Prosecutors want a nearly five-year prison sentence for a young Roseville woman who grew up in a “crystal palace” in Saudi Arabia only to go on a bank robbery spree that her family blames on a manipulative lover.

Ranya Al-Huthaili, 23, admitted in her guilty plea in February that she hid behind large sunglasses and held up five banks in the Twin Cities and western Wisconsin from Aug. 15 until Sept. 9, threatening bloodshed while making off with more than $20,000 in total.

In a filing Tuesday in federal court in Minneapolis, the U.S. attorney’s office said Al-Huthaili lived “a life of privilege” until moving to the Twin Cities from Saudi Arabia with her mother at age 17. She graduated from Roseville High School and attended Hamline University in St. Paul.

“[Al-Huthaili’s] own mother describes the defendant’s home in Saudi Arabia as a ‘crystal palace,’ ” the prosecution noted in its filing seeking a prison term of 57 months.

“The defendant had maids and drivers to wait on her needs … counted princesses as her closest friends,” and had her tuition paid in full by the Saudi government plus $1,800 for personal expenses, prosecutors continued.

The family explained to law enforcement that Al-Huthaili was under the romantic spell of a new love interest who said he was desperate for money to buy his way out of the Mafia as a hit man and to pay for cancer treatment. She first loaned him $8,000 based on his “tales of woe,” and then started robbing banks, according to court records.

Al-Huthaili’s defense attorney sought a shorter, unspecified sentence. Sentencing is scheduled for May 21.

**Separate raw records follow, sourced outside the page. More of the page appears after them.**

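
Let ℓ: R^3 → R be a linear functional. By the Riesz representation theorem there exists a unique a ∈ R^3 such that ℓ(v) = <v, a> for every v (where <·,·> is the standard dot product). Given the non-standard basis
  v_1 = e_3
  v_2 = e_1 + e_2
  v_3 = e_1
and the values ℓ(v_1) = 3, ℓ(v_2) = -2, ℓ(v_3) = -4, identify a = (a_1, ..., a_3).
a = (-4, 2, 3)

Write a = (a_1, ..., a_3) in the standard basis. For each basis vector v_i, ℓ(v_i) = <v_i, a> is a linear equation in the a_j's. Collect the n equations into a matrix system V a = ℓ, where row i of V is v_i (expressed in the standard basis). Since V is invertible (lower-triangular with 1s on the diagonal, up to permutation), solve by back-substitution:
  V =
[[0, 0, 1],
 [1, 1, 0],
 [1, 0, 0]]
  V a = (3, -2, -4)
Solving gives a = (-4, 2, 3).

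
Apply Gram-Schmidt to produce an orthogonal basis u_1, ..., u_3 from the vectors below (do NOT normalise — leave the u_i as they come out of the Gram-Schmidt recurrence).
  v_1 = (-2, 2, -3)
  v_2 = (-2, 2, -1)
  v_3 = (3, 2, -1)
Orthogonal basis:
  u_1 = (-2, 2, -3)
  u_2 = (-12/17, 12/17, 16/17)
  u_3 = (5/2, 5/2, 0)

Apply the Gram-Schmidt recurrence
  u_1 = v_1
  u_i = v_i − Σ_{j<i} ((v_i · u_j) / (u_j · u_j)) · u_j.

Step by step this gives:
  u_1 = (-2, 2, -3)
  u_2 = (-12/17, 12/17, 16/17)
  u_3 = (5/2, 5/2, 0)

Orthogonality check:
  u_2 · u_1 = 0 (should be 0)
  u_3 · u_1 = 0 (should be 0)
  u_3 · u_2 = 0 (should be 0)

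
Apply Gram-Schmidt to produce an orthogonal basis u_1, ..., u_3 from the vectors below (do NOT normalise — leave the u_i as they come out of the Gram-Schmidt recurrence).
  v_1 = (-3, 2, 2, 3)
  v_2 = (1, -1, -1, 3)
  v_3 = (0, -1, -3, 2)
Orthogonal basis:
  u_1 = (-3, 2, 2, 3)
  u_2 = (16/13, -15/13, -15/13, 36/13)
  u_3 = (-9/7, 1/7, -13/7, -1/7)

Apply the Gram-Schmidt recurrence
  u_1 = v_1
  u_i = v_i − Σ_{j<i} ((v_i · u_j) / (u_j · u_j)) · u_j.

Step by step this gives:
  u_1 = (-3, 2, 2, 3)
  u_2 = (16/13, -15/13, -15/13, 36/13)
  u_3 = (-9/7, 1/7, -13/7, -1/7)

Orthogonality check:
  u_2 · u_1 = 0 (should be 0)
  u_3 · u_1 = 0 (should be 0)
  u_3 · u_2 = 0 (should be 0)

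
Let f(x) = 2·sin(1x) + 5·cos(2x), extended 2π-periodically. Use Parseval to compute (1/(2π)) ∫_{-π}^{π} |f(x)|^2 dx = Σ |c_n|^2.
Σ |c_n|^2 = 29/2

Expand |f|^2 and use orthogonality of {sin(nx), cos(mx)} on [-π, π]:
  ∫_{-π}^{π} sin(nx)^2 dx = π, ∫ cos(mx)^2 dx = π, and cross terms integrate to 0.
So ∫_{-π}^{π} f(x)^2 dx = 2^2 · π + 5^2 · π = (4 + 25)π.
Divide by 2π: (4 + 25)/2 = 29/2.
By Parseval, this equals Σ |c_n|^2.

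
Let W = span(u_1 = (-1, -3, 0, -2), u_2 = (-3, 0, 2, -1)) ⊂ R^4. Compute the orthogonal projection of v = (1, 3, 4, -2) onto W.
proj_W(v) = (-265/171, 119/57, 256/171, 110/171)

Set up U = [u_1 | ... | u_2] ∈ R^(4×2). The projector onto W = col(U) is P = U (U^T U)^(-1) U^T.
Compute U^T U =
  [14, 5]
  [5, 14],
and U^T v = (-6, 7).
Solve U^T U · c = U^T v for the coefficients: c = (-119/171, 128/171). The projection is proj_W(v) = U c.
Check: (v - proj_W(v)) · u_1 = 0  (should be 0).
Check: (v - proj_W(v)) · u_2 = 0  (should be 0).
Result: proj_W(v) = (-265/171, 119/57, 256/171, 110/171).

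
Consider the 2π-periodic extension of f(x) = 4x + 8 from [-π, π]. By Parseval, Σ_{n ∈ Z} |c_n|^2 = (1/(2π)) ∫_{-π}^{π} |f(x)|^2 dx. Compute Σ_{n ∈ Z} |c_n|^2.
Σ |c_n|^2 = 16π^2/3 + 64

Expand and integrate term by term over [-π, π]:
  ∫ (4x)^2 dx = 16·(2π^3/3); ∫ 2·4·(8)·x dx = 0 (odd integrand); ∫ 8^2 dx = 64·2π.
So (1/(2π)) ∫_{-π}^{π} (4x + 8)^2 dx = 16π^2/3 + 64 = 16π^2/3 + 64.
Parseval ⇒ Σ |c_n|^2 = 16π^2/3 + 64.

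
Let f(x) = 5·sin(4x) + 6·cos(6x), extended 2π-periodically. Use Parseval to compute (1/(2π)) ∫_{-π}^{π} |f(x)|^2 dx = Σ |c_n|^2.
Σ |c_n|^2 = 61/2

Expand |f|^2 and use orthogonality of {sin(nx), cos(mx)} on [-π, π]:
  ∫_{-π}^{π} sin(nx)^2 dx = π, ∫ cos(mx)^2 dx = π, and cross terms integrate to 0.
So ∫_{-π}^{π} f(x)^2 dx = 5^2 · π + 6^2 · π = (25 + 36)π.
Divide by 2π: (25 + 36)/2 = 61/2.
By Parseval, this equals Σ |c_n|^2.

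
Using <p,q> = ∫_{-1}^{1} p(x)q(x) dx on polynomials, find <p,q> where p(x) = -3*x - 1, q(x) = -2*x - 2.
<p,q> = 8

Expand the product: p(x)·q(x) = 6*x^2 + 8*x + 2.
∫_{-1}^{1} of each monomial x^k gives [2/(k+1) if k even, 0 if k odd]. Integrating term-by-term (or equivalently evaluating the antiderivative F(x) = 2*x^3 + 4*x^2 + 2*x at the endpoints):
  F(1) − F(−1) = 8 − (0) = 8.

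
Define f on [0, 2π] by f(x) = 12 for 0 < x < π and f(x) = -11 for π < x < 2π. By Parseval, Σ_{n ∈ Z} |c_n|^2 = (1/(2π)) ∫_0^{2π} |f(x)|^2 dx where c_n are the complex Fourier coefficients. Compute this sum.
Σ |c_n|^2 = 265/2

Parseval equates the L^2 energy of f (normalised by 1/(2π)) with the ℓ^2 sum of its Fourier coefficients: (1/(2π)) ∫_0^{2π} |f|^2 = Σ |c_n|^2.
Compute the left side: (1/(2π)) [∫_0^π 12^2 dx + ∫_π^{2π} (-11)^2 dx] = (1/(2π)) · (144π + 121π) = (144 + 121)/2 = 265/2.
So Σ_{n ∈ Z} |c_n|^2 = 265/2.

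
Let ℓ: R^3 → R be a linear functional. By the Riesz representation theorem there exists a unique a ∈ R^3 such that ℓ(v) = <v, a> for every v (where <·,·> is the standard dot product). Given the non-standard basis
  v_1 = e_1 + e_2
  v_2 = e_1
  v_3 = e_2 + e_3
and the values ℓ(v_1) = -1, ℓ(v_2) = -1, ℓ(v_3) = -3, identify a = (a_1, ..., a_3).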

Prosecutors countered that Al-Huthaili used her lover’s stories as justification, and “despite her idyllic upbringing, took a dark turn.” The prosecution also noted that Al-Huthaili “stated that [her lover] was not even aware that she was robbing banks.”

Al-Huthaili was arrested Sept. 9 at Rosedale Shopping Center, where federal agents saw her buy a laptop computer with marked cash from the robbery of the Dairy State Bank in Menomonie, Wis., that day.

While always hiding her eyes behind large, dark sunglasses, Al-Huthaili switched from donning a wig, a scarf or a baseball cap. Her signature line to the tellers in some of the holdups became, “You have one minute or I will use the gun,” according to the prosecution.

The case was cracked when someone called a Stacy bank after a robbery and asked whether a cellphone had been left in the bathroom, according to court records. Authorities then traced that inquiry back to Al-Huthaili’s mother.